Kitap kurtları, imzalı kitap sahibi olmayı çok severler. Önemli tutkuları arasında yer alır.
Geçenlerde bir etkinliğe katıldım. Etkinlikte çok kıymetli bir kitabın hem İngilizcesi hem de Türkçesi dağıtılıyordu. Kitabın ilk baskısını okumuştum. Kitaba dair aklımda kalan en sevdiğim cümlelerden biri de noktası virgülüne hatırlamasam da şu şekildeydi: “Ara sıra hayır deyiver de, iki kişi olduğumuzu anlayalım.”
Dağıtılan kitaplardan ben de aldım. Üzerinde üçüncü baskı yazıyordu.

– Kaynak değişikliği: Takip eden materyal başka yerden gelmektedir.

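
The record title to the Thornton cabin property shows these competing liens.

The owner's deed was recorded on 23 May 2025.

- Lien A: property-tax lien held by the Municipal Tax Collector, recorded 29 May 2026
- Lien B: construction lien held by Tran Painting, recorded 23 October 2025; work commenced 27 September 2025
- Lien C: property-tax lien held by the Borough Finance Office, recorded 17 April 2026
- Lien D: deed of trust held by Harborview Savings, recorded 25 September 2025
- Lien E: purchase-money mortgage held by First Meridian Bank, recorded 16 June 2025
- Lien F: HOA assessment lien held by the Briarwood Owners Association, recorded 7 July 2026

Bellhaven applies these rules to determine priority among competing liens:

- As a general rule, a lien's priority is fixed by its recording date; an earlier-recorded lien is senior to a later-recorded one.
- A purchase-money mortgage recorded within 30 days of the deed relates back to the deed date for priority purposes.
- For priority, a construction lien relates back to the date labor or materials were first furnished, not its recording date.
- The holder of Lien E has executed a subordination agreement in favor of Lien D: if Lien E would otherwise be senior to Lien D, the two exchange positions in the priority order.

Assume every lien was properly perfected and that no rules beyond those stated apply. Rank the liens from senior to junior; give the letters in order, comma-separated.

D, E, B, C, A, F

Effective dates after the stated exceptions: B is treated as recorded 27 September 2025, the work-commencement date; E's effective date is the deed date, 23 May 2025.
By effective date, earliest first: E (23 May 2025), D (25 September 2025), B (27 September 2025), C (17 April 2026), A (29 May 2026), F (7 July 2026).
Because E would otherwise rank above D, the subordination swaps them.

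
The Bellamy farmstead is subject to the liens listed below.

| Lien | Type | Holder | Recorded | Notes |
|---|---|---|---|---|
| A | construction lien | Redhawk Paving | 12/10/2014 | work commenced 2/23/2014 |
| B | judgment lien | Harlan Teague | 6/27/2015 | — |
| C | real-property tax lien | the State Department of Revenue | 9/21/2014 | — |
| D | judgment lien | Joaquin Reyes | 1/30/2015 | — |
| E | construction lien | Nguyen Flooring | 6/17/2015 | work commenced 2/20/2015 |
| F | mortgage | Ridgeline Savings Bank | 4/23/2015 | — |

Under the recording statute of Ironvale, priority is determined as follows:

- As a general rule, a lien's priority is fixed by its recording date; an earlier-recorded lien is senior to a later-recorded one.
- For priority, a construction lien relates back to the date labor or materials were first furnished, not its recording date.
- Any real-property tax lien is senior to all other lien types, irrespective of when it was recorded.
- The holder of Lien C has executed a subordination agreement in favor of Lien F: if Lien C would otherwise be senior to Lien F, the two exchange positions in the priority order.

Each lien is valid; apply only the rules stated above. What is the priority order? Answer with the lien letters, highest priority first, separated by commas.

Adjusting effective dates: A's effective date is 2/23/2014, when work began; E is treated as recorded 2/20/2015, the work-commencement date.
C, as a real-property tax lien, has superpriority and ranks first.
The other liens, earliest effective date first: A (2/23/2014), D (1/30/2015), E (2/20/2015), F (4/23/2015), B (6/27/2015).
Because C would otherwise rank above F, the subordination swaps them.

F, A, D, E, C, B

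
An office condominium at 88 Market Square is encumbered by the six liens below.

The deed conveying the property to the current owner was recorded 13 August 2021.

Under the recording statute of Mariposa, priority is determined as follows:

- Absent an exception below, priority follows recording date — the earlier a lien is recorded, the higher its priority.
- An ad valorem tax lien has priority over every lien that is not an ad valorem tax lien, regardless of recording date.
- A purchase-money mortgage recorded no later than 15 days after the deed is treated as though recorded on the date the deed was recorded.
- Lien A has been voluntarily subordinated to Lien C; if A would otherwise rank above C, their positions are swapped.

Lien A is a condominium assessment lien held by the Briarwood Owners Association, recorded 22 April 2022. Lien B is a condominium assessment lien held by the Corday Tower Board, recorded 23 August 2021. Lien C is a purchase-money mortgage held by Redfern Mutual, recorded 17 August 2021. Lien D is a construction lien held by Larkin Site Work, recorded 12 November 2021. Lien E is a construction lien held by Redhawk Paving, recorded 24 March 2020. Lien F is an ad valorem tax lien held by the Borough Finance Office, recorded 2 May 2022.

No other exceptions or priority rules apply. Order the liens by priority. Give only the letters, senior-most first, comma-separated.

Adjusting effective dates: C's effective date is the deed date, 13 August 2021.
As an ad valorem tax lien, F is senior to every other lien.
Remaining liens by effective date: E (24 March 2020), C (13 August 2021), B (23 August 2021), D (12 November 2021), A (22 April 2022).
Since A is not senior to C, the subordination leaves the order unchanged.

F, E, C, B, D, A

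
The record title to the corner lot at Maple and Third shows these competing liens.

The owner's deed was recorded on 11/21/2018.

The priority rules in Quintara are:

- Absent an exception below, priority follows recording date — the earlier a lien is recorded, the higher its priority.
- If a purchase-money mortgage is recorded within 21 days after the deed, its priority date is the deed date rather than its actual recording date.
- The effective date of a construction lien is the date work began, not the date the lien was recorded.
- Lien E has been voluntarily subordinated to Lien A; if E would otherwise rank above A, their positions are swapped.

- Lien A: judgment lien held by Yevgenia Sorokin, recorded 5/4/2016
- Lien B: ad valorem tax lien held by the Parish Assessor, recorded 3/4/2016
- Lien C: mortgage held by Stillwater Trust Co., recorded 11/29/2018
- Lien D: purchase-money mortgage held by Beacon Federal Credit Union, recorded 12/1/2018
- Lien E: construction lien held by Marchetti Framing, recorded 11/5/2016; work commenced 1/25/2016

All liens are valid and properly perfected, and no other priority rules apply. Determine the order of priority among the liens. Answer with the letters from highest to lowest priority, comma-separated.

A, B, E, D, C

Effective dates after the stated exceptions: D's effective date is the deed date, 11/21/2018; E relates back to 1/25/2016 (work commenced).
Sorted by effective date: E (1/25/2016), B (3/4/2016), A (5/4/2016), D (11/21/2018), C (11/29/2018).
The subordination applies — E was senior to A — so E and A swap.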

Yazarı da mekandaydı; ama bireysel olarak kitabı yazara imzalatmaya cesaret edemiyordum. Cesaret edenlerin de kalemi yoktu. Hatta arkadaşlardan biri, kalemin var mı, yazara kitabı imzalatmayı arzuluyorum derken, şaka yollu, “E bilmiyor musun, imza olayına girilmesin diye girişte bütün kalemleri topladılar.” dedim. O kadar ciddi söylemiş olmalıyım ki, inandı; ama şaka yaptığımı anlayınca çevremizdekilerle birlikte gülüştük.” Neyse ki etkinliğin sonunda spontane gelişen bir kitap imzalama etkinliği de oldu. Ben de kuyruğa girenlerden güç alark sıradaki yerimi aldım. Ne de olsa kitap imzalatmak için girdiğim kuyruklar en sevdiklerimdir.
Kuyrukta, kalem soran arkadaşla yan yanaydık. Önümüzde bekleyenler oldukça fazlaydı. Hata bazılarının elinde üç dört kitap vardı. Biraz önce şaka yaptığım arkadaşa, “Aslında bunun da bir yönergesi olmalı. Herkes tek seferde bir kitap imzalayabilmeli.” dediğimde bir kez daha gülüştük. İmza alırken de arkadaşlarla anlaşıp birbirimizin fotoğrafını çekecektik. Bu tür fotoğrafların en sakıncalı yanı, kitabını imzalayan yazar, haliyle oturarak imzaladığndan, biz okurlar, söylediklerimizi duyması için yazara doğru eğildiğimizde, fotoğrafta eğiliyormuşuz gibi bir izlenim çıkıyor ortaya.
İşte bu eğilme anlarında o kısa görüşmelerde yazara istediğiniz soruyu sorabiliyordunuz. O yüzden çok kıymetli anlar, o anlar. Benim de hep hayalimdir, bir gün yazacağım kitapları imzalamak. Yazara ilk sorum şöyle oldu: Kitap imzalamak nasıl bir duygu? “Güzel bir his” diyerek yetindi; ancak yüz ifadesinden bu soruya daha felsefik bir yanıt bulacağı belliydi. Benden hemen sonra kitabını imzalatan arkadaşım masaya doğru eğilince yazar deminki sorumun yanıtını güncelleyip şöyle dedi. “Kitap imzalamak, kitabı tamamlamak gibi bir şey.” Arkadaşım da, kendisine söyleniyormuş gibi, şaşırdı. Ben cevabımı almıştım.
Bir kitap yazmak ve onu okuyucular için imzalamak bana çok muhteşem bir şeymiş gibi gelir. Hatta Maslow’un ihtiyaçlar hiyerarşisindeki piramidin en tepesinde bulunan Kendini Gerçekleştirme basamağında olduğunuzu hissettirir. Bu basamakta bulunmak, yazara sormuş olduğum soruya verdiği yanıtta da beliriyordu. Başka kitaplar yazmayı düşünüyor musunuz, dediğimde “Evet, düşünüyoruz.” demişti büyük bir heyecan ve keyifle.
Küçükken futbolculardan aldığım imzalarım silinip gitti; ama kıymetli yazarlara imzalattığım kitaplar hem gönlümün hem de kitaplığımın en güzel köşelerinde kendilerine yer bulmaya devam edecekler.